La Bosnie-Herzégovine, cette artère subtile des Balkans, a constitué la voie de passage de nombreuses armées qui se sont emboîté le pas pendant des décennies. C’est pourquoi on pouvait changer plusieurs fois de religion et de nation en une seule génération. C’est ainsi que l’on gardait la vie sauve, que l’on préservait sa famille et ses terres. La peur et le doute font partie du patrimoine génétique de sa population. 

Les peuples des Balkans se sont haïs pour ces raisons, tout en tissant des liens de solidarité, en créant un culte du bon voisinage.

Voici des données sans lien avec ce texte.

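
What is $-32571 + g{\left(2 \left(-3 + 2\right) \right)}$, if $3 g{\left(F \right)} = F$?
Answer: $- \frac{97715}{3} \approx -32572.0$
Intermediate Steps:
$g{\left(F \right)} = \frac{F}{3}$
$-32571 + g{\left(2 \left(-3 + 2\right) \right)} = -32571 + \frac{2 \left(-3 + 2\right)}{3} = -32571 + \frac{2 \left(-1\right)}{3} = -32571 + \frac{1}{3} \left(-2\right) = -32571 - \frac{2}{3} = - \frac{97715}{3}$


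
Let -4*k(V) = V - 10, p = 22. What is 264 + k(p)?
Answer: 261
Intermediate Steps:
k(V) = 5/2 - V/4 (k(V) = -(V - 10)/4 = -(-10 + V)/4 = 5/2 - V/4)
264 + k(p) = 264 + (5/2 - ¼*22) = 264 + (5/2 - 11/2) = 264 - 3 = 261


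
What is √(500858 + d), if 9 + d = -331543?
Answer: √169306 ≈ 411.47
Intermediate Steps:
d = -331552 (d = -9 - 331543 = -331552)
√(500858 + d) = √(500858 - 331552) = √169306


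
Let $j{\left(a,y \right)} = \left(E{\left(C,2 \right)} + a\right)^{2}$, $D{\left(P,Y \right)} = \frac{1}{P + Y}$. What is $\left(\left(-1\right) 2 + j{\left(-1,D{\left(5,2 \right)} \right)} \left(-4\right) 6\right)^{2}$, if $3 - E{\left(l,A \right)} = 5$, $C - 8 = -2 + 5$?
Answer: $47524$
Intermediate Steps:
$C = 11$ ($C = 8 + \left(-2 + 5\right) = 8 + 3 = 11$)
$E{\left(l,A \right)} = -2$ ($E{\left(l,A \right)} = 3 - 5 = -2$)
$j{\left(a,y \right)} = \left(-2 + a\right)^{2}$
$\left(\left(-1\right) 2 + j{\left(-1,D{\left(5,2 \right)} \right)} \left(-4\right) 6\right)^{2} = \left(\left(-1\right) 2 + \left(-2 - 1\right)^{2} \left(-4\right) 6\right)^{2} = \left(-2 + \left(-3\right)^{2} \left(-4\right) 6\right)^{2} = \left(-2 + 9 \left(-4\right) 6\right)^{2} = \left(-2 - 216\right)^{2} = \left(-218\right)^{2} = 47524$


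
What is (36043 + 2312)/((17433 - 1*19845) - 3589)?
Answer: -38355/6001 ≈ -6.3914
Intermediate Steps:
(36043 + 2312)/((17433 - 1*19845) - 3589) = 38355/((17433 - 19845) - 3589) = 38355/(-2412 - 3589) = 38355/(-6001) = 38355*(-1/6001) = -38355/6001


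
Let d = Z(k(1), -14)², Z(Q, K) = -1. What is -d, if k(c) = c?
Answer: -1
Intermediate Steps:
d = 1 (d = (-1)² = 1)
-d = -1*1 = -1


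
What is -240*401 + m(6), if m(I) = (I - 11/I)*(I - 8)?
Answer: -288745/3 ≈ -96248.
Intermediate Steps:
m(I) = (-8 + I)*(I - 11/I) (m(I) = (I - 11/I)*(-8 + I) = (-8 + I)*(I - 11/I))
-240*401 + m(6) = -240*401 + (-11 + 6² - 8*6 + 88/6) = -96240 + (-11 + 36 - 48 + 88*(⅙)) = -96240 + (-11 + 36 - 48 + 44/3) = -96240 - 25/3 = -288745/3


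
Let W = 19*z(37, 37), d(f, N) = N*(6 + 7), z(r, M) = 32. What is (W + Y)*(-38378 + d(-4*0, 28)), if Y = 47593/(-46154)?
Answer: -532462839273/23077 ≈ -2.3073e+7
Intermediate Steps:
d(f, N) = 13*N (d(f, N) = N*13 = 13*N)
W = 608 (W = 19*32 = 608)
Y = -47593/46154 (Y = 47593*(-1/46154) = -47593/46154 ≈ -1.0312)
(W + Y)*(-38378 + d(-4*0, 28)) = (608 - 47593/46154)*(-38378 + 13*28) = 28014039*(-38378 + 364)/46154 = (28014039/46154)*(-38014) = -532462839273/23077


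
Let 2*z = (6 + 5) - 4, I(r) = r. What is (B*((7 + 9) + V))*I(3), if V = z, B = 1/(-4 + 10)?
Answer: 39/4 ≈ 9.7500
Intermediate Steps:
B = ⅙ (B = 1/6 = ⅙ ≈ 0.16667)
z = 7/2 (z = ((6 + 5) - 4)/2 = (11 - 4)/2 = (½)*7 = 7/2 ≈ 3.5000)
V = 7/2 ≈ 3.5000
(B*((7 + 9) + V))*I(3) = (((7 + 9) + 7/2)/6)*3 = ((16 + 7/2)/6)*3 = ((⅙)*(39/2))*3 = (13/4)*3 = 39/4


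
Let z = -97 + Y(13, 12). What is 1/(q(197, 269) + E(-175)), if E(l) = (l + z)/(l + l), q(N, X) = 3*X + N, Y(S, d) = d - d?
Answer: 175/175836 ≈ 0.00099524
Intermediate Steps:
Y(S, d) = 0
q(N, X) = N + 3*X
z = -97 (z = -97 + 0 = -97)
E(l) = (-97 + l)/(2*l) (E(l) = (l - 97)/(l + l) = (-97 + l)/((2*l)) = (-97 + l)*(1/(2*l)) = (-97 + l)/(2*l))
1/(q(197, 269) + E(-175)) = 1/((197 + 3*269) + (½)*(-97 - 175)/(-175)) = 1/((197 + 807) + (½)*(-1/175)*(-272)) = 1/(1004 + 136/175) = 1/(175836/175) = 175/175836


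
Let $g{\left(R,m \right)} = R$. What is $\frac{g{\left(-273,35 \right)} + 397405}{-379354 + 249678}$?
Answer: $- \frac{99283}{32419} \approx -3.0625$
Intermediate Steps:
$\frac{g{\left(-273,35 \right)} + 397405}{-379354 + 249678} = \frac{-273 + 397405}{-379354 + 249678} = \frac{397132}{-129676} = 397132 \left(- \frac{1}{129676}\right) = - \frac{99283}{32419}$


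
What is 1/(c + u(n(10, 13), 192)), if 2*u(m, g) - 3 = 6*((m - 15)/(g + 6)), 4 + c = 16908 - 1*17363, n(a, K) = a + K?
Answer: -66/30187 ≈ -0.0021864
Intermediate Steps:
n(a, K) = K + a
c = -459 (c = -4 + (16908 - 1*17363) = -4 + (16908 - 17363) = -4 - 455 = -459)
u(m, g) = 3/2 + 3*(-15 + m)/(6 + g) (u(m, g) = 3/2 + (6*((m - 15)/(g + 6)))/2 = 3/2 + (6*((-15 + m)/(6 + g)))/2 = 3/2 + (6*(-15 + m)/(6 + g))/2 = 3/2 + 3*(-15 + m)/(6 + g))
1/(c + u(n(10, 13), 192)) = 1/(-459 + 3*(-24 + 192 + 2*(13 + 10))/(2*(6 + 192))) = 1/(-459 + (3/2)*(-24 + 192 + 2*23)/198) = 1/(-459 + (3/2)*(1/198)*(-24 + 192 + 46)) = 1/(-459 + (3/2)*(1/198)*214) = 1/(-459 + 107/66) = 1/(-30187/66) = -66/30187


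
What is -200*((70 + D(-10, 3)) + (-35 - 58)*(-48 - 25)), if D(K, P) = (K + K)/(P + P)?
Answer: -4113400/3 ≈ -1.3711e+6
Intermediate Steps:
D(K, P) = K/P (D(K, P) = (2*K)/((2*P)) = (2*K)*(1/(2*P)) = K/P)
-200*((70 + D(-10, 3)) + (-35 - 58)*(-48 - 25)) = -200*((70 - 10/3) + (-35 - 58)*(-48 - 25)) = -200*((70 - 10*⅓) - 93*(-73)) = -200*((70 - 10/3) + 6789) = -200*(200/3 + 6789) = -200*20567/3 = -4113400/3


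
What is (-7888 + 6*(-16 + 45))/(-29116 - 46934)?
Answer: 3857/38025 ≈ 0.10143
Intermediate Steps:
(-7888 + 6*(-16 + 45))/(-29116 - 46934) = (-7888 + 6*29)/(-76050) = (-7888 + 174)*(-1/76050) = -7714*(-1/76050) = 3857/38025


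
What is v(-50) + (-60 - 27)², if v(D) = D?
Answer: 7519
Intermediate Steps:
v(-50) + (-60 - 27)² = -50 + (-60 - 27)² = -50 + (-87)² = -50 + 7569 = 7519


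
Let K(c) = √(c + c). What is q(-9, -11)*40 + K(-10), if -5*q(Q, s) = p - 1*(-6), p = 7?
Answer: -104 + 2*I*√5 ≈ -104.0 + 4.4721*I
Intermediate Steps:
q(Q, s) = -13/5 (q(Q, s) = -(7 - 1*(-6))/5 = -(7 + 6)/5 = -⅕*13 = -13/5)
K(c) = √2*√c (K(c) = √(2*c) = √2*√c)
q(-9, -11)*40 + K(-10) = -13/5*40 + √2*√(-10) = -104 + √2*(I*√10) = -104 + 2*I*√5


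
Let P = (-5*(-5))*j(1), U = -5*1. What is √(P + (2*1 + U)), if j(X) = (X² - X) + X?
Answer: √22 ≈ 4.6904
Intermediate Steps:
j(X) = X²
U = -5
P = 25 (P = -5*(-5)*1² = 25*1 = 25)
√(P + (2*1 + U)) = √(25 + (2*1 - 5)) = √(25 + (2 - 5)) = √(25 - 3) = √22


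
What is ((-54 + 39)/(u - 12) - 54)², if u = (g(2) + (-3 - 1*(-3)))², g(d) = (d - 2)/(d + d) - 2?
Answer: 173889/64 ≈ 2717.0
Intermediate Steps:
g(d) = -2 + (-2 + d)/(2*d) (g(d) = (-2 + d)/((2*d)) - 2 = (-2 + d)*(1/(2*d)) - 2 = (-2 + d)/(2*d) - 2 = -2 + (-2 + d)/(2*d))
u = 4 (u = ((-3/2 - 1/2) + (-3 - 1*(-3)))² = ((-3/2 - 1*½) + (-3 + 3))² = ((-3/2 - ½) + 0)² = (-2 + 0)² = (-2)² = 4)
((-54 + 39)/(u - 12) - 54)² = ((-54 + 39)/(4 - 12) - 54)² = (-15/(-8) - 54)² = (-15*(-⅛) - 54)² = (15/8 - 54)² = (-417/8)² = 173889/64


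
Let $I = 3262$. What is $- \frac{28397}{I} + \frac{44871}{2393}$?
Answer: $\frac{78415181}{7805966} \approx 10.046$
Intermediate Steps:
$- \frac{28397}{I} + \frac{44871}{2393} = - \frac{28397}{3262} + \frac{44871}{2393} = \frac{78415181}{7805966}$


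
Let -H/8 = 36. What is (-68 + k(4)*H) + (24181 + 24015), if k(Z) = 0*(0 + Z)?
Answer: 48128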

Le plus souvent toutefois, ils sont devenus la chair à canon des guerres européennes et mondiales, assumant l’épithète de « sauvages qui n’arrêtent pas de s’entretuer ». Mais une histoire objective, ou simplement un peu plus honnête, montrera un jour qu’ils ont plus souvent combattu pour le compte d’autrui qu’entre eux. Ce qui n’a pas empêché Churchill de lancer son trait célèbre et inspiré : « Les Balkans produisent plus d’histoire qu’ils n’en peuvent consommer… »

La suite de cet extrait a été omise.